Unlikely allies back state on medical pot
October 13, 2004
Claire Cooper, Sacramento BeeAs final briefs were filed Wednesday in a critical medical marijuana test case, set for argument in the U.S. Supreme Court next month, California got some unlikely allies.
A trio of Southern attorneys general submitted a brief saying that when states decide to let their citizens light up, the federal government should butt out.
'The question presented here is not whether vigorous enforcement of the nation's drug laws is a good criminal policy. It most assuredly is,' says the brief filed by Alabama and joined by Mississippi and Louisiana.
'The question, rather, is whether the Constitution permits the federal government, under the guise of regulating interstate commerce, to criminalize the purely local possession of marijuana for personal medicinal use. It does not.'
Among the states filing the friend-of-the-court brief, only Louisiana permits even the most limited use of marijuana as medicine.
Alabama, which makes about 10,000 arrests each year for marijuana possession, made it clear that it considers California's medical pot law 'profoundly misguided.'
But the states-rights brief said all states have a fundamental right to regulate their citizens' health, safety, welfare and morals, and the federal government should stop interfering.

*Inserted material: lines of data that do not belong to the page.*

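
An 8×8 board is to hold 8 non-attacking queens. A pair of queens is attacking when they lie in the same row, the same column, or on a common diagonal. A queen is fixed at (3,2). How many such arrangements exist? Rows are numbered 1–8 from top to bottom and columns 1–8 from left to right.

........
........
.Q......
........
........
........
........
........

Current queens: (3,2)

14

Branch on row 1: col 1 → 0; col 3 → 7; col 5 → 3; col 6 → 2; col 7 → 2; col 8 → 0.
Sum: 0 + 7 + 3 + 2 + 2 + 0 = 14.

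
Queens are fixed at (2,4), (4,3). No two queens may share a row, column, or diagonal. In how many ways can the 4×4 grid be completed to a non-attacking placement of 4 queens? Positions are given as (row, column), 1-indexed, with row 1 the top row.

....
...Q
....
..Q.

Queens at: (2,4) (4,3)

Branch on row 1: col 1 → 0; col 2 → 1.
Sum: 0 + 1 = 1.

1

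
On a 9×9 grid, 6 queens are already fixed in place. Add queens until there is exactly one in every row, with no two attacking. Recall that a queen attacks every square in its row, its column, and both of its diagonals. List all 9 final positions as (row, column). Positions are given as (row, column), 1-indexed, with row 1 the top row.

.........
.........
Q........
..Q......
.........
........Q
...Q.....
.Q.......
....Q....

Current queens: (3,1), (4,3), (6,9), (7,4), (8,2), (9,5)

(1,8) (2,6) (3,1) (4,3) (5,7) (6,9) (7,4) (8,2) (9,5)

Row 1: attacked by (3,1)→{1,3}; (4,3)→{3,6}; (6,9)→{4,9}; (7,4)→{4}; (8,2)→{2,9}; (9,5)→{5}. Safe: 7, 8. Place at column 8.
Row 2: attacked by (1,8)→{7,8,9}; (3,1)→{1,2}; (4,3)→{1,3,5}; (6,9)→{5,9}; (7,4)→{4,9}; (8,2)→{2,8}; (9,5)→{5}. Safe: 6. Place at column 6.
Row 5: attacked by (1,8)→{4,8}; (2,6)→{3,6,9}; (3,1)→{1,3}; (4,3)→{2,3,4}; (6,9)→{8,9}; (7,4)→{2,4,6}; (8,2)→{2,5}; (9,5)→{1,5,9}. Safe: 7. Place at column 7.
Columns [8, 6, 1, 3, 7, 9, 4, 2, 5], r−c [-7, -4, 2, 1, -2, -3, 3, 6, 4], r+c [9, 8, 4, 7, 12, 15, 11, 10, 14] are all distinct, so no two queens attack.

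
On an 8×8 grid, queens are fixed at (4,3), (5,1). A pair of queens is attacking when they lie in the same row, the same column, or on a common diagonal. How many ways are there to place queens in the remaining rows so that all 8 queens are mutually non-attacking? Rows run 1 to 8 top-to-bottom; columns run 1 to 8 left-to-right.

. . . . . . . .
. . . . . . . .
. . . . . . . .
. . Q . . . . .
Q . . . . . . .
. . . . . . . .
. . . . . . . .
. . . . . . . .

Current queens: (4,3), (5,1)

Branch on row 1: col 2 → 1; col 4 → 3; col 7 → 1; col 8 → 1.
Sum: 1 + 3 + 1 + 1 = 6.

6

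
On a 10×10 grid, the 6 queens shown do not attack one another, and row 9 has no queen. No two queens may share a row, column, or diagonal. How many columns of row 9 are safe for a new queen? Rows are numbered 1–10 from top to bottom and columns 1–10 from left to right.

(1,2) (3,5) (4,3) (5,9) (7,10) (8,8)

(1,2) attacks row 9 at column 2 and diagonals 10.
(3,5) attacks row 9 at column 5.
(4,3) attacks row 9 at column 3 and diagonals 8.
(5,9) attacks row 9 at column 9 and diagonals 5.
(7,10) attacks row 9 at column 10 and diagonals 8.
(8,8) attacks row 9 at column 8 and diagonals 7, 9.
Attacked columns: {2, 3, 5, 7, 8, 9, 10}. Safe: {1, 4, 6}.

3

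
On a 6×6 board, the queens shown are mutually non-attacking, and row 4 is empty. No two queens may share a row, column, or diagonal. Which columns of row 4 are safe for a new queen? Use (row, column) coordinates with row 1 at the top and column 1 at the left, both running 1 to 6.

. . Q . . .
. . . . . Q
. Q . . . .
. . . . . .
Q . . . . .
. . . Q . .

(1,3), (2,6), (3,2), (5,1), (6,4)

(1,3) attacks row 4 at column 3 and diagonals 6.
(2,6) attacks row 4 at column 6 and diagonals 4.
(3,2) attacks row 4 at column 2 and diagonals 1, 3.
(5,1) attacks row 4 at column 1 and diagonals 2.
(6,4) attacks row 4 at column 4 and diagonals 2, 6.
Attacked columns: {1, 2, 3, 4, 6}. Safe: {5}.

columns 5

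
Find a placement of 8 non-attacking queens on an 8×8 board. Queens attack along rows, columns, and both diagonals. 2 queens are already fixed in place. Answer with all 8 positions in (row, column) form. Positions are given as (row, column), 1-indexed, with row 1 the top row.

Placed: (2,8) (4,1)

(1,5) (2,8) (3,4) (4,1) (5,3) (6,6) (7,2) (8,7)

Row 1: attacked by (2,8)→{7,8}; (4,1)→{1,4}. Safe: 2, 3, 5, 6. Place at column 5.
Row 3: attacked by (1,5)→{3,5,7}; (2,8)→{7,8}; (4,1)→{1,2}. Safe: 4, 6. Place at column 4.
Row 5: attacked by (1,5)→{1,5}; (2,8)→{5,8}; (3,4)→{2,4,6}; (4,1)→{1,2}. Safe: 3, 7. Place at column 3.
Row 6: attacked by (1,5)→{5}; (2,8)→{4,8}; (3,4)→{1,4,7}; (4,1)→{1,3}; (5,3)→{2,3,4}. Safe: 6. Place at column 6.
Row 7: attacked by (1,5)→{5}; (2,8)→{3,8}; (3,4)→{4,8}; (4,1)→{1,4}; (5,3)→{1,3,5}; (6,6)→{5,6,7}. Safe: 2. Place at column 2.
Row 8: attacked by (1,5)→{5}; (2,8)→{2,8}; (3,4)→{4}; (4,1)→{1,5}; (5,3)→{3,6}; (6,6)→{4,6,8}; (7,2)→{1,2,3}. Safe: 7. Place at column 7.
Columns [5, 8, 4, 1, 3, 6, 2, 7], r−c [-4, -6, -1, 3, 2, 0, 5, 1], r+c [6, 10, 7, 5, 8, 12, 9, 15] are all distinct, so no two queens attack.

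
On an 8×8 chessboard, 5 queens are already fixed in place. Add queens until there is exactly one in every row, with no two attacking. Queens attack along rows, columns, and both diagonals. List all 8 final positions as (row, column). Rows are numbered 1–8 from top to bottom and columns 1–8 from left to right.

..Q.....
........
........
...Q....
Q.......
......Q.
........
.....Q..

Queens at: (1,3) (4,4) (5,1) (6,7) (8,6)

Row 2: attacked by (1,3)→{2,3,4}; (4,4)→{2,4,6}; (5,1)→{1,4}; (6,7)→{3,7}; (8,6)→{6}. Safe: 5, 8. Place at column 5.
Row 3: attacked by (1,3)→{1,3,5}; (2,5)→{4,5,6}; (4,4)→{3,4,5}; (5,1)→{1,3}; (6,7)→{4,7}; (8,6)→{1,6}. Safe: 2, 8. Place at column 8.
Row 7: attacked by (1,3)→{3}; (2,5)→{5}; (3,8)→{4,8}; (4,4)→{1,4,7}; (5,1)→{1,3}; (6,7)→{6,7,8}; (8,6)→{5,6,7}. Safe: 2. Place at column 2.
Columns [3, 5, 8, 4, 1, 7, 2, 6], r−c [-2, -3, -5, 0, 4, -1, 5, 2], r+c [4, 7, 11, 8, 6, 13, 9, 14] are all distinct, so no two queens attack.

(1,3) (2,5) (3,8) (4,4) (5,1) (6,7) (7,2) (8,6)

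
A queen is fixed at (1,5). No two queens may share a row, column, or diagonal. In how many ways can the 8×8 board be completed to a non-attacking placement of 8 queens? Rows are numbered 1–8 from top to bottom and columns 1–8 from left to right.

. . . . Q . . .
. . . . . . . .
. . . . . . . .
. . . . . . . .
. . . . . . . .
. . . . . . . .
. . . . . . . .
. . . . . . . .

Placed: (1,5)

18

Branch on row 2: col 1 → 3; col 2 → 4; col 3 → 3; col 7 → 6; col 8 → 2.
Sum: 3 + 4 + 3 + 6 + 2 = 18.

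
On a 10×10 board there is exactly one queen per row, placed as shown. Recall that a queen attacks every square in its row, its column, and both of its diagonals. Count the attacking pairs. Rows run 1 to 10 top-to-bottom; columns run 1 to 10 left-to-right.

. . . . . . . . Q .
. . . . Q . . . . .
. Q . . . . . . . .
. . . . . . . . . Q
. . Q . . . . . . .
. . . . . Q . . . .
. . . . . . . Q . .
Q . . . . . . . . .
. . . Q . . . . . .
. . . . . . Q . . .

All columns are distinct and no two queens satisfy |Δrow| = |Δcol|, so no pair attacks.

0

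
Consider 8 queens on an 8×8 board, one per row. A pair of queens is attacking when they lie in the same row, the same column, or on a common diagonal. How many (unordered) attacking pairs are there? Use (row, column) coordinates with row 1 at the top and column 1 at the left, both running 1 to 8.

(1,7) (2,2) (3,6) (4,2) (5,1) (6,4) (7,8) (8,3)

3

Same column: (2,2)–(4,2) (column 2).
Same diagonal: (4,2)–(5,1) (|4−5| = |2−1| = 1); (4,2)–(6,4) (|4−6| = |2−4| = 2).
Total attacking pairs: 3.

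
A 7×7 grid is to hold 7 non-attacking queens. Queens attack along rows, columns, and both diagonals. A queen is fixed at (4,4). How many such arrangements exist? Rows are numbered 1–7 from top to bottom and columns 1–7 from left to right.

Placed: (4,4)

8

Branch on row 1: col 2 → 2; col 3 → 2; col 5 → 2; col 6 → 2.
Sum: 2 + 2 + 2 + 2 = 8.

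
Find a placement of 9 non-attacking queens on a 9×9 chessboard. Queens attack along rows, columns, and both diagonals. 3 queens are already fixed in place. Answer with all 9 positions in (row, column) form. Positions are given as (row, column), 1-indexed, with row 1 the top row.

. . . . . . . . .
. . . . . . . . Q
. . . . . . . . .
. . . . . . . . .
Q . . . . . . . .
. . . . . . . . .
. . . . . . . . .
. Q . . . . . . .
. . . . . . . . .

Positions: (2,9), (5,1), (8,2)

(1,3) (2,9) (3,6) (4,4) (5,1) (6,7) (7,5) (8,2) (9,8)

Row 1: attacked by (2,9)→{8,9}; (5,1)→{1,5}; (8,2)→{2,9}. Safe: 3, 4, 6, 7. Place at column 3.
Row 3: attacked by (1,3)→{1,3,5}; (2,9)→{8,9}; (5,1)→{1,3}; (8,2)→{2,7}. Safe: 4, 6. Place at column 6.
Row 4: attacked by (1,3)→{3,6}; (2,9)→{7,9}; (3,6)→{5,6,7}; (5,1)→{1,2}; (8,2)→{2,6}. Safe: 4, 8. Place at column 4.
Row 6: attacked by (1,3)→{3,8}; (2,9)→{5,9}; (3,6)→{3,6,9}; (4,4)→{2,4,6}; (5,1)→{1,2}; (8,2)→{2,4}. Safe: 7. Place at column 7.
Row 7: attacked by (1,3)→{3,9}; (2,9)→{4,9}; (3,6)→{2,6}; (4,4)→{1,4,7}; (5,1)→{1,3}; (6,7)→{6,7,8}; (8,2)→{1,2,3}. Safe: 5. Place at column 5.
Row 9: attacked by (1,3)→{3}; (2,9)→{2,9}; (3,6)→{6}; (4,4)→{4,9}; (5,1)→{1,5}; (6,7)→{4,7}; (7,5)→{3,5,7}; (8,2)→{1,2,3}. Safe: 8. Place at column 8.
Columns [3, 9, 6, 4, 1, 7, 5, 2, 8], r−c [-2, -7, -3, 0, 4, -1, 2, 6, 1], r+c [4, 11, 9, 8, 6, 13, 12, 10, 17] are all distinct, so no two queens attack.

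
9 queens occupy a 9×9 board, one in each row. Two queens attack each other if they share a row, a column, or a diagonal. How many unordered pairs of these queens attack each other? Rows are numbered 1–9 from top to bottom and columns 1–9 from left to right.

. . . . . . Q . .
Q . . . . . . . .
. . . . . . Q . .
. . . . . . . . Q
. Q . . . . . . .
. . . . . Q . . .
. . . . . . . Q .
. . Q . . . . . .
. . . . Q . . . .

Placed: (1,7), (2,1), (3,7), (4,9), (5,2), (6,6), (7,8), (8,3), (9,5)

1

Same column: (1,7)–(3,7) (column 7).
Total attacking pairs: 1.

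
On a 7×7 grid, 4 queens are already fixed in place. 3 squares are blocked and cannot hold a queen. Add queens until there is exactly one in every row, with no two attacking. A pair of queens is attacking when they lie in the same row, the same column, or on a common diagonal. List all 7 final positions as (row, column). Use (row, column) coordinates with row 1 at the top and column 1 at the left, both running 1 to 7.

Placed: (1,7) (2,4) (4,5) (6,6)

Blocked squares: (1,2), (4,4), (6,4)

Row 3: attacked by (1,7)→{5,7}; (2,4)→{3,4,5}; (4,5)→{4,5,6}; (6,6)→{3,6}. Safe: 1, 2. Place at column 1.
Row 5: attacked by (1,7)→{3,7}; (2,4)→{1,4,7}; (3,1)→{1,3}; (4,5)→{4,5,6}; (6,6)→{5,6,7}. Safe: 2. Place at column 2.
Row 7: attacked by (1,7)→{1,7}; (2,4)→{4}; (3,1)→{1,5}; (4,5)→{2,5}; (5,2)→{2,4}; (6,6)→{5,6,7}. Safe: 3. Place at column 3.
Columns [7, 4, 1, 5, 2, 6, 3], r−c [-6, -2, 2, -1, 3, 0, 4], r+c [8, 6, 4, 9, 7, 12, 10] are all distinct, so no two queens attack.

(1,7) (2,4) (3,1) (4,5) (5,2) (6,6) (7,3)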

As expected, California's attorney general, Bill Lockyer, also filed a brief, urging the Supreme Court to leave room for state medical pot laws.
His friend-of-the-court brief, filed Wednesday, was signed by the attorneys general of Maryland and Washington state, which also have medical pot laws.
More surprising, however, was support for the pro-pot side of the case from the conservative Pacific Legal Foundation, which filed a brief earlier on what is viewed as the key legal issue - the scope of the federal government's power to regulate interstate commerce.
Though the Sacramento-based foundation pointedly weighed in on the case 'in support of neither party,' its brief says the federal power should extend only to endeavors that are economic and substantially affect interstate commerce.
Known as Ashcroft v. Raich, the case was initiated by two Northern California medical pot patients, Angel Raich of Oakland and Diane Monson of Oroville.
Monson grows her pot in her small garden. Raich receives hers from two anonymous grower-caregivers, also parties in the case, who reportedly scrupulously avoid involvement with commercial drug traffic.
The 9th U.S. Circuit Court of Appeals ruled in the plaintiffs' favor, saying their activity appeared to be noncommercial and, therefore, probably was beyond the federal government's legal reach.
The court directed a judge to enjoin U.S. Attorney General John Ashcroft and other federal agents from interfering with Raich's and Monson's pot supplies.
If the Supreme Court upholds the ruling, it could provide a blueprint for state-sanctioned medical marijuana operations that have been plagued by federal raids, arrests and seizures of drugs and other assets.
The federal government outlined its legal position when it filed its brief two months ago.
The brief argues that even purely local marijuana possession and distribution directly affect the nation's $10.5 billion-a-year illegal pot market.
It cites the flat ban on marijuana in the 1970 U.S. Controlled Substances Act and argues that in passing the law, Congress determined that local drugs 'contribute to swelling the interstate (drug) traffic.'
Lockyer's brief takes on that argument. It says the federal statute was aimed at hard-core narcotics pushers and was enacted 26 years before the first medical pot laws were passed in California and Arizona.
The 1970 Congress 'could not have determined that state-regulated, personal medicinal marijuana usage had an effect on the interstate marijuana trafficking as a whole, because there was no state-regulated medical marijuana program in existence at the time,' the brief says.